The complete sequencing expands upon being crafted by the Human Genome Project, which mapped around 92% of the genome, and research embraced from that point forward. A vast number of specialists have grown better research center apparatuses, computational techniques, and key ways to deal with unraveling the intricate sequence.
That last 8% incorporates various genes and redundant DNA and is equivalent in size to a whole chromosome. Scientists created the whole genome sequence utilizing a human cell line with just a single duplicate of every chromosome, not at all like most human cells, which convey two duplicates of every chromosome. The researchers noticed that the more significant part of the recently added DNA sequences was close to the repetitive telomeres (long, trailing ends of every chromosome) and centromeres (thick center areas of every chromosome).
"In the future, when someone has their genome sequenced, we will be able to identify all of the variants in their DNA and use that information to better guide their healthcare. Truly finishing the human genome sequence was like putting on a new pair of glasses. Now that we can clearly see everything, we are one step closer to understanding what it all means.” T2T consortium co-chair Adam Phillippy, Ph.D.
The complete genome sequence analysis would add heaps to our knowledge base of chromosomes, including higher accurate maps for five chromosome arms, which opens new areas and opportunities for research. This helps answer fundamental science questions regarding how chromosomes appropriately segregate and divide.

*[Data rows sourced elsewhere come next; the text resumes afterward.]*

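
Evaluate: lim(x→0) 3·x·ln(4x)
This is a 0·∞ indeterminate form.

Rewrite 0·∞ as a quotient (0/0 or ∞/∞ form), then apply L'Hôpital's rule:
  lim(x→0) 3·x·ln(4x) = 0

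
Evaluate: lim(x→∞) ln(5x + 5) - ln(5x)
This is an ∞-∞ indeterminate form.

Combine fractions or rationalize to convert ∞-∞ to 0/0 form:
  lim(x→∞) ln(5x + 5) - ln(5x) = 0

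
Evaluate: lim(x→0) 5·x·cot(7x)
This is a 0·∞ indeterminate form.

Rewrite 0·∞ as a quotient (0/0 or ∞/∞ form), then apply L'Hôpital's rule:
  lim(x→0) 5·x·cot(7x) = 5/7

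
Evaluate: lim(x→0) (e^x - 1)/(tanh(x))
This is a 0/0 indeterminate form.

Apply L'Hôpital's rule: differentiate numerator and denominator separately.
  f(x) = e^(x) - 1   ⇒   f'(x) = e^(x)
  g(x) = tanh(x)   ⇒   g'(x) = 1 - tanh(x)^2
  lim(x→0) f'(x)/g'(x) = lim(x→0) (e^(x))/(1 - tanh(x)^2)
  = 1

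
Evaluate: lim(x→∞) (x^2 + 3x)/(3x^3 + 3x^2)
This is an ∞/∞ indeterminate form.

Apply L'Hôpital's rule: differentiate numerator and denominator separately.
  f(x) = x^2 + 3·x   ⇒   f'(x) = 2·x + 3
  g(x) = 3·x^3 + 3·x^2   ⇒   g'(x) = 9·x^2 + 6·x
  lim(x→∞) f'(x)/g'(x) = lim(x→∞) (2·x + 3)/(9·x^2 + 6·x)
  = 0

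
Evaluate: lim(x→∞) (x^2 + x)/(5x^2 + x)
This is an ∞/∞ indeterminate form.

Apply L'Hôpital's rule: differentiate numerator and denominator separately.
  f(x) = x^2 + x   ⇒   f'(x) = 2·x + 1
  g(x) = 5·x^2 + x   ⇒   g'(x) = 10·x + 1
  lim(x→∞) f'(x)/g'(x) = lim(x→∞) (2·x + 1)/(10·x + 1)
  = 1/5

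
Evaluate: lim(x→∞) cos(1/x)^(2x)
This is an exponential indeterminate form.

For exponential indeterminate forms, take the natural log:
  Let L = lim(x→∞) cos(1/x)^(2x)
  Then ln(L) = lim(x→∞) [exponent × ln(base)]
  Evaluate using L'Hôpital or standard limits, then exponentiate.
  L = 1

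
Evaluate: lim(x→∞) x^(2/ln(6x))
This is an exponential indeterminate form.

For exponential indeterminate forms, take the natural log:
  Let L = lim(x→∞) x^(2/ln(6x))
  Then ln(L) = lim(x→∞) [exponent × ln(base)]
  Evaluate using L'Hôpital or standard limits, then exponentiate.
  L = e²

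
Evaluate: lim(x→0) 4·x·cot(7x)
This is a 0·∞ indeterminate form.

Rewrite 0·∞ as a quotient (0/0 or ∞/∞ form), then apply L'Hôpital's rule:
  lim(x→0) 4·x·cot(7x) = 4/7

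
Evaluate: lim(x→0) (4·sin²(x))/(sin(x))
This is a 0/0 indeterminate form.

Apply L'Hôpital's rule: differentiate numerator and denominator separately.
  f(x) = 4·sin(x)^2   ⇒   f'(x) = 8·sin(x)·cos(x)
  g(x) = sin(x)   ⇒   g'(x) = cos(x)
  lim(x→0) f'(x)/g'(x) = lim(x→0) (8·sin(x)·cos(x))/(cos(x))
  = 0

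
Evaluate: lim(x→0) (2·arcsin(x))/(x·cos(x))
This is a 0/0 indeterminate form.

Apply L'Hôpital's rule: differentiate numerator and denominator separately.
  f(x) = 2·asin(x)   ⇒   f'(x) = 2/sqrt(1 - x^2)
  g(x) = x·cos(x)   ⇒   g'(x) = -x·sin(x) + cos(x)
  lim(x→0) f'(x)/g'(x) = lim(x→0) (2/sqrt(1 - x^2))/(-x·sin(x) + cos(x))
  = 2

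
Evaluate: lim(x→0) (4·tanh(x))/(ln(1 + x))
This is a 0/0 indeterminate form.

Apply L'Hôpital's rule: differentiate numerator and denominator separately.
  f(x) = 4·tanh(x)   ⇒   f'(x) = 4 - 4·tanh(x)^2
  g(x) = ln(x + 1)   ⇒   g'(x) = 1/(x + 1)
  lim(x→0) f'(x)/g'(x) = lim(x→0) (4 - 4·tanh(x)^2)/(1/(x + 1))
  = 4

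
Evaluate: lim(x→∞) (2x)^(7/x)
This is an exponential indeterminate form.

For exponential indeterminate forms, take the natural log:
  Let L = lim(x→∞) (2x)^(7/x)
  Then ln(L) = lim(x→∞) [exponent × ln(base)]
  Evaluate using L'Hôpital or standard limits, then exponentiate.
  L = 1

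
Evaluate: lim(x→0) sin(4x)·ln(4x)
This is a 0·∞ indeterminate form.

Rewrite 0·∞ as a quotient (0/0 or ∞/∞ form), then apply L'Hôpital's rule:
  lim(x→0) sin(4x)·ln(4x) = 0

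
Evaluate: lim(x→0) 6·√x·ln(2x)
This is a 0·∞ indeterminate form.

Rewrite 0·∞ as a quotient (0/0 or ∞/∞ form), then apply L'Hôpital's rule:
  lim(x→0) 6·√x·ln(2x) = 0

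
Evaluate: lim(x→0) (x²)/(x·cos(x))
This is a 0/0 indeterminate form.

Apply L'Hôpital's rule: differentiate numerator and denominator separately.
  f(x) = x^2   ⇒   f'(x) = 2·x
  g(x) = x·cos(x)   ⇒   g'(x) = -x·sin(x) + cos(x)
  lim(x→0) f'(x)/g'(x) = lim(x→0) (2·x)/(-x·sin(x) + cos(x))
  = 0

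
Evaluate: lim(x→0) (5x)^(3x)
This is an exponential indeterminate form.

For exponential indeterminate forms, take the natural log:
  Let L = lim(x→0) (5x)^(3x)
  Then ln(L) = lim(x→0) [exponent × ln(base)]
  Evaluate using L'Hôpital or standard limits, then exponentiate.
  L = 1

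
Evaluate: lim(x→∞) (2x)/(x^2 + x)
This is an ∞/∞ indeterminate form.

Apply L'Hôpital's rule: differentiate numerator and denominator separately.
  f(x) = 2·x   ⇒   f'(x) = 2
  g(x) = x^2 + x   ⇒   g'(x) = 2·x + 1
  lim(x→∞) f'(x)/g'(x) = lim(x→∞) (2)/(2·x + 1)
  = 0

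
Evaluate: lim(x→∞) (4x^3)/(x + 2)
This is an ∞/∞ indeterminate form.

Apply L'Hôpital's rule: differentiate numerator and denominator separately.
  f(x) = 4·x^3   ⇒   f'(x) = 12·x^2
  g(x) = x + 2   ⇒   g'(x) = 1
  lim(x→∞) f'(x)/g'(x) = lim(x→∞) (12·x^2)/(1)
  = ∞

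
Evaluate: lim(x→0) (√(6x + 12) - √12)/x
This is a standard limit.

Factor or rationalize the expression:
  lim(x→0) (√(6x + 12) - √12)/x = sqrt(3)/2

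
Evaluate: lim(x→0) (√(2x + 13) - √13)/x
This is a standard limit.

Factor or rationalize the expression:
  lim(x→0) (√(2x + 13) - √13)/x = sqrt(13)/13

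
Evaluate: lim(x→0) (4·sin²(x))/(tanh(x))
This is a 0/0 indeterminate form.

Apply L'Hôpital's rule: differentiate numerator and denominator separately.
  f(x) = 4·sin(x)^2   ⇒   f'(x) = 8·sin(x)·cos(x)
  g(x) = tanh(x)   ⇒   g'(x) = 1 - tanh(x)^2
  lim(x→0) f'(x)/g'(x) = lim(x→0) (8·sin(x)·cos(x))/(1 - tanh(x)^2)
  = 0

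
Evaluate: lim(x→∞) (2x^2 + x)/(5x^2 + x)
This is an ∞/∞ indeterminate form.

Apply L'Hôpital's rule: differentiate numerator and denominator separately.
  f(x) = 2·x^2 + x   ⇒   f'(x) = 4·x + 1
  g(x) = 5·x^2 + x   ⇒   g'(x) = 10·x + 1
  lim(x→∞) f'(x)/g'(x) = lim(x→∞) (4·x + 1)/(10·x + 1)
  = 2/5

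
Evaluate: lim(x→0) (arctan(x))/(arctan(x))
This is a 0/0 indeterminate form.

Apply L'Hôpital's rule: differentiate numerator and denominator separately.
  f(x) = atan(x)   ⇒   f'(x) = 1/(x^2 + 1)
  g(x) = atan(x)   ⇒   g'(x) = 1/(x^2 + 1)
  lim(x→0) f'(x)/g'(x) = lim(x→0) (1/(x^2 + 1))/(1/(x^2 + 1))
  = 1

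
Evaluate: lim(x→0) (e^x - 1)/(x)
This is a 0/0 indeterminate form.

Apply L'Hôpital's rule: differentiate numerator and denominator separately.
  f(x) = e^(x) - 1   ⇒   f'(x) = e^(x)
  g(x) = x   ⇒   g'(x) = 1
  lim(x→0) f'(x)/g'(x) = lim(x→0) (e^(x))/(1)
  = 1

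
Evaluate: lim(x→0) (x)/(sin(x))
This is a 0/0 indeterminate form.

Apply L'Hôpital's rule: differentiate numerator and denominator separately.
  f(x) = x   ⇒   f'(x) = 1
  g(x) = sin(x)   ⇒   g'(x) = cos(x)
  lim(x→0) f'(x)/g'(x) = lim(x→0) (1)/(cos(x))
  = 1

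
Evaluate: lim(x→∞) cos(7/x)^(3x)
This is an exponential indeterminate form.

For exponential indeterminate forms, take the natural log:
  Let L = lim(x→∞) cos(7/x)^(3x)
  Then ln(L) = lim(x→∞) [exponent × ln(base)]
  Evaluate using L'Hôpital or standard limits, then exponentiate.
  L = 1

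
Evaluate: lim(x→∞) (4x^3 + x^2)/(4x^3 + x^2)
This is an ∞/∞ indeterminate form.

Apply L'Hôpital's rule: differentiate numerator and denominator separately.
  f(x) = 4·x^3 + x^2   ⇒   f'(x) = 12·x^2 + 2·x
  g(x) = 4·x^3 + x^2   ⇒   g'(x) = 12·x^2 + 2·x
  lim(x→∞) f'(x)/g'(x) = lim(x→∞) (12·x^2 + 2·x)/(12·x^2 + 2·x)
  = 1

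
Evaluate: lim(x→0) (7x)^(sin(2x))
This is an exponential indeterminate form.

For exponential indeterminate forms, take the natural log:
  Let L = lim(x→0) (7x)^(sin(2x))
  Then ln(L) = lim(x→0) [exponent × ln(base)]
  Evaluate using L'Hôpital or standard limits, then exponentiate.
  L = 1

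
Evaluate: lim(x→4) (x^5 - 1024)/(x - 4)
This is a standard limit.

Factor or rationalize the expression:
  lim(x→4) (x^5 - 1024)/(x - 4) = 1280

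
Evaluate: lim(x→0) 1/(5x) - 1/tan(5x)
This is an ∞-∞ indeterminate form.

Combine fractions or rationalize to convert ∞-∞ to 0/0 form:
  lim(x→0) 1/(5x) - 1/tan(5x) = 0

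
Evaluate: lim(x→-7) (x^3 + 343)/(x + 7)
This is a standard limit.

Factor or rationalize the expression:
  lim(x→-7) (x^3 + 343)/(x + 7) = 147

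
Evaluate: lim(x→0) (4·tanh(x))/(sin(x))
This is a 0/0 indeterminate form.

Apply L'Hôpital's rule: differentiate numerator and denominator separately.
  f(x) = 4·tanh(x)   ⇒   f'(x) = 4 - 4·tanh(x)^2
  g(x) = sin(x)   ⇒   g'(x) = cos(x)
  lim(x→0) f'(x)/g'(x) = lim(x→0) (4 - 4·tanh(x)^2)/(cos(x))
  = 4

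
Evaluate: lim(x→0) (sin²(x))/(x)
This is a 0/0 indeterminate form.

Apply L'Hôpital's rule: differentiate numerator and denominator separately.
  f(x) = sin(x)^2   ⇒   f'(x) = 2·sin(x)·cos(x)
  g(x) = x   ⇒   g'(x) = 1
  lim(x→0) f'(x)/g'(x) = lim(x→0) (2·sin(x)·cos(x))/(1)
  = 0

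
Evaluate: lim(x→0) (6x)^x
This is an exponential indeterminate form.

For exponential indeterminate forms, take the natural log:
  Let L = lim(x→0) (6x)^x
  Then ln(L) = lim(x→0) [exponent × ln(base)]
  Evaluate using L'Hôpital or standard limits, then exponentiate.
  L = 1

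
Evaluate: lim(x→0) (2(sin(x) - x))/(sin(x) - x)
This is a 0/0 indeterminate form.

Apply L'Hôpital's rule: differentiate numerator and denominator separately.
  f(x) = -2·x + 2·sin(x)   ⇒   f'(x) = 2·cos(x) - 2
  g(x) = -x + sin(x)   ⇒   g'(x) = cos(x) - 1
  lim(x→0) f'(x)/g'(x) = lim(x→0) (2·cos(x) - 2)/(cos(x) - 1)
  = 2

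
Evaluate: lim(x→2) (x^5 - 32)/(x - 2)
This is a standard limit.

Factor or rationalize the expression:
  lim(x→2) (x^5 - 32)/(x - 2) = 80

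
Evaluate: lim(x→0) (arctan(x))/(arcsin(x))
This is a 0/0 indeterminate form.

Apply L'Hôpital's rule: differentiate numerator and denominator separately.
  f(x) = atan(x)   ⇒   f'(x) = 1/(x^2 + 1)
  g(x) = asin(x)   ⇒   g'(x) = 1/sqrt(1 - x^2)
  lim(x→0) f'(x)/g'(x) = lim(x→0) (1/(x^2 + 1))/(1/sqrt(1 - x^2))
  = 1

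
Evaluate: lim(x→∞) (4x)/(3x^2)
This is an ∞/∞ indeterminate form.

Apply L'Hôpital's rule: differentiate numerator and denominator separately.
  f(x) = 4·x   ⇒   f'(x) = 4
  g(x) = 3·x^2   ⇒   g'(x) = 6·x
  lim(x→∞) f'(x)/g'(x) = lim(x→∞) (4)/(6·x)
  = 0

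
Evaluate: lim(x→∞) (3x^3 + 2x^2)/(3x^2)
This is an ∞/∞ indeterminate form.

Apply L'Hôpital's rule: differentiate numerator and denominator separately.
  f(x) = 3·x^3 + 2·x^2   ⇒   f'(x) = 9·x^2 + 4·x
  g(x) = 3·x^2   ⇒   g'(x) = 6·x
  lim(x→∞) f'(x)/g'(x) = lim(x→∞) (9·x^2 + 4·x)/(6·x)
  = ∞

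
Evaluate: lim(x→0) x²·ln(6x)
This is a 0·∞ indeterminate form.

Rewrite 0·∞ as a quotient (0/0 or ∞/∞ form), then apply L'Hôpital's rule:
  lim(x→0) x²·ln(6x) = 0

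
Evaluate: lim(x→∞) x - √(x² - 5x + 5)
This is an ∞-∞ indeterminate form.

Combine fractions or rationalize to convert ∞-∞ to 0/0 form:
  lim(x→∞) x - √(x² - 5x + 5) = 5/2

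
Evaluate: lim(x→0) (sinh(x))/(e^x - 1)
This is a 0/0 indeterminate form.

Apply L'Hôpital's rule: differentiate numerator and denominator separately.
  f(x) = sinh(x)   ⇒   f'(x) = cosh(x)
  g(x) = e^(x) - 1   ⇒   g'(x) = e^(x)
  lim(x→0) f'(x)/g'(x) = lim(x→0) (cosh(x))/(e^(x))
  = 1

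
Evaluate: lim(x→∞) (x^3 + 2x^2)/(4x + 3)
This is an ∞/∞ indeterminate form.

Apply L'Hôpital's rule: differentiate numerator and denominator separately.
  f(x) = x^3 + 2·x^2   ⇒   f'(x) = 3·x^2 + 4·x
  g(x) = 4·x + 3   ⇒   g'(x) = 4
  lim(x→∞) f'(x)/g'(x) = lim(x→∞) (3·x^2 + 4·x)/(4)
  = ∞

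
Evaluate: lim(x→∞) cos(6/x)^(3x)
This is an exponential indeterminate form.

For exponential indeterminate forms, take the natural log:
  Let L = lim(x→∞) cos(6/x)^(3x)
  Then ln(L) = lim(x→∞) [exponent × ln(base)]
  Evaluate using L'Hôpital or standard limits, then exponentiate.
  L = 1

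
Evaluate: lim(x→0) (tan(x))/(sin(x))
This is a 0/0 indeterminate form.

Apply L'Hôpital's rule: differentiate numerator and denominator separately.
  f(x) = tan(x)   ⇒   f'(x) = tan(x)^2 + 1
  g(x) = sin(x)   ⇒   g'(x) = cos(x)
  lim(x→0) f'(x)/g'(x) = lim(x→0) (tan(x)^2 + 1)/(cos(x))
  = 1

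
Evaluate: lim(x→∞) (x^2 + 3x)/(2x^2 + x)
This is an ∞/∞ indeterminate form.

Apply L'Hôpital's rule: differentiate numerator and denominator separately.
  f(x) = x^2 + 3·x   ⇒   f'(x) = 2·x + 3
  g(x) = 2·x^2 + x   ⇒   g'(x) = 4·x + 1
  lim(x→∞) f'(x)/g'(x) = lim(x→∞) (2·x + 3)/(4·x + 1)
  = 1/2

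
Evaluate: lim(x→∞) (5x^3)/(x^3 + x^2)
This is an ∞/∞ indeterminate form.

Apply L'Hôpital's rule: differentiate numerator and denominator separately.
  f(x) = 5·x^3   ⇒   f'(x) = 15·x^2
  g(x) = x^3 + x^2   ⇒   g'(x) = 3·x^2 + 2·x
  lim(x→∞) f'(x)/g'(x) = lim(x→∞) (15·x^2)/(3·x^2 + 2·x)
  = 5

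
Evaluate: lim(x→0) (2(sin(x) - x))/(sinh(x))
This is a 0/0 indeterminate form.

Apply L'Hôpital's rule: differentiate numerator and denominator separately.
  f(x) = -2·x + 2·sin(x)   ⇒   f'(x) = 2·cos(x) - 2
  g(x) = sinh(x)   ⇒   g'(x) = cosh(x)
  lim(x→0) f'(x)/g'(x) = lim(x→0) (2·cos(x) - 2)/(cosh(x))
  = 0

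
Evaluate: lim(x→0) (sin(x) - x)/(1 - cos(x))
This is a 0/0 indeterminate form.

Apply L'Hôpital's rule: differentiate numerator and denominator separately.
  f(x) = -x + sin(x)   ⇒   f'(x) = cos(x) - 1
  g(x) = 1 - cos(x)   ⇒   g'(x) = sin(x)
  lim(x→0) f'(x)/g'(x) = lim(x→0) (cos(x) - 1)/(sin(x))
  = 0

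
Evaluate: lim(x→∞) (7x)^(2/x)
This is an exponential indeterminate form.

For exponential indeterminate forms, take the natural log:
  Let L = lim(x→∞) (7x)^(2/x)
  Then ln(L) = lim(x→∞) [exponent × ln(base)]
  Evaluate using L'Hôpital or standard limits, then exponentiate.
  L = 1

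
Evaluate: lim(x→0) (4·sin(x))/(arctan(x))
This is a 0/0 indeterminate form.

Apply L'Hôpital's rule: differentiate numerator and denominator separately.
  f(x) = 4·sin(x)   ⇒   f'(x) = 4·cos(x)
  g(x) = atan(x)   ⇒   g'(x) = 1/(x^2 + 1)
  lim(x→0) f'(x)/g'(x) = lim(x→0) (4·cos(x))/(1/(x^2 + 1))
  = 4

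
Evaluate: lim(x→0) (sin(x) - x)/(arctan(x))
This is a 0/0 indeterminate form.

Apply L'Hôpital's rule: differentiate numerator and denominator separately.
  f(x) = -x + sin(x)   ⇒   f'(x) = cos(x) - 1
  g(x) = atan(x)   ⇒   g'(x) = 1/(x^2 + 1)
  lim(x→0) f'(x)/g'(x) = lim(x→0) (cos(x) - 1)/(1/(x^2 + 1))
  = 0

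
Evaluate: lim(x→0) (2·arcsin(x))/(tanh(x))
This is a 0/0 indeterminate form.

Apply L'Hôpital's rule: differentiate numerator and denominator separately.
  f(x) = 2·asin(x)   ⇒   f'(x) = 2/sqrt(1 - x^2)
  g(x) = tanh(x)   ⇒   g'(x) = 1 - tanh(x)^2
  lim(x→0) f'(x)/g'(x) = lim(x→0) (2/sqrt(1 - x^2))/(1 - tanh(x)^2)
  = 2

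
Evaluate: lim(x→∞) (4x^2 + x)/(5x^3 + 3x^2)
This is an ∞/∞ indeterminate form.

Apply L'Hôpital's rule: differentiate numerator and denominator separately.
  f(x) = 4·x^2 + x   ⇒   f'(x) = 8·x + 1
  g(x) = 5·x^3 + 3·x^2   ⇒   g'(x) = 15·x^2 + 6·x
  lim(x→∞) f'(x)/g'(x) = lim(x→∞) (8·x + 1)/(15·x^2 + 6·x)
  = 0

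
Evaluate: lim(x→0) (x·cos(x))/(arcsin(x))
This is a 0/0 indeterminate form.

Apply L'Hôpital's rule: differentiate numerator and denominator separately.
  f(x) = x·cos(x)   ⇒   f'(x) = -x·sin(x) + cos(x)
  g(x) = asin(x)   ⇒   g'(x) = 1/sqrt(1 - x^2)
  lim(x→0) f'(x)/g'(x) = lim(x→0) (-x·sin(x) + cos(x))/(1/sqrt(1 - x^2))
  = 1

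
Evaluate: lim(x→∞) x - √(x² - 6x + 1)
This is an ∞-∞ indeterminate form.

Combine fractions or rationalize to convert ∞-∞ to 0/0 form:
  lim(x→∞) x - √(x² - 6x + 1) = 3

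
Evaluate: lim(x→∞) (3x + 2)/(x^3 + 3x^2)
This is an ∞/∞ indeterminate form.

Apply L'Hôpital's rule: differentiate numerator and denominator separately.
  f(x) = 3·x + 2   ⇒   f'(x) = 3
  g(x) = x^3 + 3·x^2   ⇒   g'(x) = 3·x^2 + 6·x
  lim(x→∞) f'(x)/g'(x) = lim(x→∞) (3)/(3·x^2 + 6·x)
  = 0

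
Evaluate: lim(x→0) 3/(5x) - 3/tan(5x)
This is an ∞-∞ indeterminate form.

Combine fractions or rationalize to convert ∞-∞ to 0/0 form:
  lim(x→0) 3/(5x) - 3/tan(5x) = 0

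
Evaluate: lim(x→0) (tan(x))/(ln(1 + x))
This is a 0/0 indeterminate form.

Apply L'Hôpital's rule: differentiate numerator and denominator separately.
  f(x) = tan(x)   ⇒   f'(x) = tan(x)^2 + 1
  g(x) = ln(x + 1)   ⇒   g'(x) = 1/(x + 1)
  lim(x→0) f'(x)/g'(x) = lim(x→0) (tan(x)^2 + 1)/(1/(x + 1))
  = 1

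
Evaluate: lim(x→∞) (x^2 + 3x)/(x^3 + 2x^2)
This is an ∞/∞ indeterminate form.

Apply L'Hôpital's rule: differentiate numerator and denominator separately.
  f(x) = x^2 + 3·x   ⇒   f'(x) = 2·x + 3
  g(x) = x^3 + 2·x^2   ⇒   g'(x) = 3·x^2 + 4·x
  lim(x→∞) f'(x)/g'(x) = lim(x→∞) (2·x + 3)/(3·x^2 + 4·x)
  = 0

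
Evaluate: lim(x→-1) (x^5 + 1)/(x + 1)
This is a standard limit.

Factor or rationalize the expression:
  lim(x→-1) (x^5 + 1)/(x + 1) = 5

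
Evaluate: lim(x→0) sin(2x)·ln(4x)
This is a 0·∞ indeterminate form.

Rewrite 0·∞ as a quotient (0/0 or ∞/∞ form), then apply L'Hôpital's rule:
  lim(x→0) sin(2x)·ln(4x) = 0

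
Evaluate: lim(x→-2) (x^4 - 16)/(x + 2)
This is a standard limit.

Factor or rationalize the expression:
  lim(x→-2) (x^4 - 16)/(x + 2) = -32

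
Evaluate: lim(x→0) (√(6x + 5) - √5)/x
This is a standard limit.

Factor or rationalize the expression:
  lim(x→0) (√(6x + 5) - √5)/x = 3·sqrt(5)/5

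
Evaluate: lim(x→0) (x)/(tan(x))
This is a 0/0 indeterminate form.

Apply L'Hôpital's rule: differentiate numerator and denominator separately.
  f(x) = x   ⇒   f'(x) = 1
  g(x) = tan(x)   ⇒   g'(x) = tan(x)^2 + 1
  lim(x→0) f'(x)/g'(x) = lim(x→0) (1)/(tan(x)^2 + 1)
  = 1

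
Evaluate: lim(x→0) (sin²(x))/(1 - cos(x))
This is a 0/0 indeterminate form.

Apply L'Hôpital's rule: differentiate numerator and denominator separately.
  f(x) = sin(x)^2   ⇒   f'(x) = 2·sin(x)·cos(x)
  g(x) = 1 - cos(x)   ⇒   g'(x) = sin(x)
  lim(x→0) f'(x)/g'(x) = lim(x→0) (2·sin(x)·cos(x))/(sin(x))
  = 2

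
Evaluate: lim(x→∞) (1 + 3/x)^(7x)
This is an exponential indeterminate form.

For exponential indeterminate forms, take the natural log:
  Let L = lim(x→∞) (1 + 3/x)^(7x)
  Then ln(L) = lim(x→∞) [exponent × ln(base)]
  Evaluate using L'Hôpital or standard limits, then exponentiate.
  L = e^(21)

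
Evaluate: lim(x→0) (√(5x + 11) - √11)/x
This is a standard limit.

Factor or rationalize the expression:
  lim(x→0) (√(5x + 11) - √11)/x = 5·sqrt(11)/22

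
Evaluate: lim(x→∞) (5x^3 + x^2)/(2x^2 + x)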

Story Source: Nurk, S., Koren, S., Rhie, A., Rautiainen, M., Bzikadze, A. V., Mikheenko, A., … & Phillippy, A. M. (2022). The complete sequence of a human genome. Science, 376(6588), 44-53. https://www.genome.gov/news/news-release/researchers-generate-the-first-complete-gapless-sequence-of-a-human-genome
Dr. Tamanna Anwar is a Scientist and Co-founder of the Centre of Bioinformatics Research and Technology (CBIRT). She is a passionate bioinformatics scientist and a visionary entrepreneur. Dr. Tamanna has worked as a Young Scientist at Jawaharlal Nehru University, New Delhi. She has also worked as a Postdoctoral Fellow at the University of Saskatchewan, Canada. She has several scientific research publications in high-impact research journals. Her latest endeavor is the development of a platform that acts as a one-stop solution for all bioinformatics related information as well as developing a bioinformatics news portal to report cutting-edge bioinformatics breakthroughs.